BoT fines lenders for violating anti-money laundering laws

BoT aerial view
An aerial view of the Bank of Tanzania. PHOTO/COURTESY:

The Bank of Tanzania (BoT) has issued five lenders operating in the country a combined Ksh. 85.01 million fine for failing to adhere to set anti-money laundering rules.

The five banks include: I&M bank which was fined Ksh. 29.58 million, Equity Bank Tanzania which was fined Ksh. 26.2 million and Africa Banking Corporation whose fine amounts to Ksh. 6.55 million. Also penalized were Tanzania based lenders United Bank Limited and Habib African bank. The two lenders were issued with a Ksh. 14.68 million and Ksh. 7.9 million respectively.

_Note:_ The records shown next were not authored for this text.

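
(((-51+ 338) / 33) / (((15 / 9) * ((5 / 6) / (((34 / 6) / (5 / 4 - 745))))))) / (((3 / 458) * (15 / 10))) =-300448 / 61875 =-4.86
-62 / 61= -1.02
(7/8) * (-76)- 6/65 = -8657/130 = -66.59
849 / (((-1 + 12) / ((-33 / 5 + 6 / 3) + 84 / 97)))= -1537539 / 5335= -288.20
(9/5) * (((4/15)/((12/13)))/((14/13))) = 169/350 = 0.48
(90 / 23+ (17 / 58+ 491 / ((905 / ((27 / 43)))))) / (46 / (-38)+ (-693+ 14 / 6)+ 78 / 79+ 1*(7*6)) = -1062874174209 / 151686102702110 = -0.01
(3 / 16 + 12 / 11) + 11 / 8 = 467 / 176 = 2.65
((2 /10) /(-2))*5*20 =-10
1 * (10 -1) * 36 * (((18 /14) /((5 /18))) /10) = 149.97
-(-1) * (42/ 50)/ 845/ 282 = 0.00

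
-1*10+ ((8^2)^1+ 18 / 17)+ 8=1072 / 17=63.06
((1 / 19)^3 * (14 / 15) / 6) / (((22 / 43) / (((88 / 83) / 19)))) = 1204 / 486748935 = 0.00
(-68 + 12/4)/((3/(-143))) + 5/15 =9296/3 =3098.67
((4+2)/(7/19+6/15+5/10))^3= 1481544000/13997521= 105.84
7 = 7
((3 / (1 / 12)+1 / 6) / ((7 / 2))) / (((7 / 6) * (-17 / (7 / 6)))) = -31 / 51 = -0.61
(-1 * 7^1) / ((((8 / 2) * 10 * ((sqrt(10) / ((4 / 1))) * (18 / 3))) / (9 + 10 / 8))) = -287 * sqrt(10) / 2400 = -0.38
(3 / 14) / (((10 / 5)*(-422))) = -3 / 11816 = -0.00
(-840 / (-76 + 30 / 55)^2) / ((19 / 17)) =-86394 / 654455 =-0.13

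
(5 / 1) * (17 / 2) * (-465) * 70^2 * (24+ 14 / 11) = -26920477500 / 11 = -2447316136.36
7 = 7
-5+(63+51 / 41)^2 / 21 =2253817 / 11767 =191.54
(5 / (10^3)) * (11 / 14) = 11 / 2800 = 0.00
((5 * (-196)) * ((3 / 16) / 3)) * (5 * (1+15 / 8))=-28175 / 32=-880.47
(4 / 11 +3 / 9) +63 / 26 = 3.12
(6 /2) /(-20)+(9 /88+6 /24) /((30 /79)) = 2053 /2640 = 0.78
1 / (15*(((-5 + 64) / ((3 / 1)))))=1 / 295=0.00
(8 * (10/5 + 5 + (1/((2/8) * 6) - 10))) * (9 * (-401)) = 67368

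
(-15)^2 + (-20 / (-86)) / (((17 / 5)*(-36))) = 2960525 / 13158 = 225.00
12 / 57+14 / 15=326 / 285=1.14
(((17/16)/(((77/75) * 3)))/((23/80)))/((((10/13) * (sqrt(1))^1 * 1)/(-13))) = -71825/3542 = -20.28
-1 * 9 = -9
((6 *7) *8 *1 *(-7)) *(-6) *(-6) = -84672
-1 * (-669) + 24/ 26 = 8709/ 13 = 669.92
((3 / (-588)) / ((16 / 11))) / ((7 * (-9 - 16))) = 11 / 548800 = 0.00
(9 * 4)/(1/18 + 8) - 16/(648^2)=17005967/3805380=4.47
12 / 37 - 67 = -2467 / 37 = -66.68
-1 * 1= -1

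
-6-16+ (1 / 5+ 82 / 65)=-267 / 13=-20.54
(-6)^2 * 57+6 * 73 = 2490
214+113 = 327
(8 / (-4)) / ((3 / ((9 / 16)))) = -0.38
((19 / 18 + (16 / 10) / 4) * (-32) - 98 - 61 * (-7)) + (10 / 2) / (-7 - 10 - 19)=282.28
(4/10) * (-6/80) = -3/100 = -0.03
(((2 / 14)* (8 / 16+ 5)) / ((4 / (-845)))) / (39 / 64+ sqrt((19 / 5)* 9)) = 4833400 / 1616559 - 4759040* sqrt(95) / 1616559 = -25.70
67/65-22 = -20.97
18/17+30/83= 2004/1411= 1.42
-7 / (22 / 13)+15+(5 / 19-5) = 6.13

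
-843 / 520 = -1.62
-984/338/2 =-246/169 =-1.46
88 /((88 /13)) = 13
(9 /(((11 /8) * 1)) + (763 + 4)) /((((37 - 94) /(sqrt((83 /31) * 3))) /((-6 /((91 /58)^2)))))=57248552 * sqrt(7719) /53652599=93.75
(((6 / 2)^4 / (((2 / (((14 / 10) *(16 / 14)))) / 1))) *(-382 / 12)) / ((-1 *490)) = 4.21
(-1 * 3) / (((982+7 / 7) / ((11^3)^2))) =-5314683 / 983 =-5406.60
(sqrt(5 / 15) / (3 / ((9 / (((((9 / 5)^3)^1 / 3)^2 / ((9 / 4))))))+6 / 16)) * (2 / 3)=250000 * sqrt(3) / 1051731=0.41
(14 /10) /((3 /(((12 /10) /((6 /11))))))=77 /75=1.03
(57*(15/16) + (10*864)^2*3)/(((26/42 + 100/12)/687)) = 51694561736685/3008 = 17185692066.72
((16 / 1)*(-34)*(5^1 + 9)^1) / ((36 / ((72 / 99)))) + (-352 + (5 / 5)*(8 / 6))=-49948 / 99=-504.53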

According to BoT, the aforementioned lenders did not file suspicious transaction reports to the Financial Intelligence Unit (FIU) nor did they conduct proper customer due diligence during the transactions in questions.“BoT has imposed monetary penalties to five banks for breach of regulations 17,22 and 28 of the Anti-money laundering Regulations, 2012 for failure to report suspicious transactions to FIU and not conducting proper customer due diligence,” the Bank of Tanzania said in a statement.

BoT similarly urged the aforementioned banks to take appropriate action against the banks’ employees who participated in opening of implicated deposit accounts contrary to Know Your Customer (KYC) requirements within the next three months. The KYC requirements were introduced by BoT in 2015, as a legal requirement for banks to comply with Anti-Money Laundering (AML) laws.

“The Bank of Tanzania wishes to remind all banks and financial institutions to ensure compliance with laws, regulations and directives issued at all times,” the BoT statement read in part.

The move by BoT mirrors a 2018 decision made by the Central Bank of Kenya to fine local lenders Equity Bank, Standard Chartered Bank, KCB, Co-operative Bank and Diamond Trust Bank Kenya a combined Ksh. 310 million for handling National Youth Service funds worth Ksh. 9 billion siphoned from the state.

The fines were based on the lenders’ failure to report the large transactions and conduct due diligence on customers.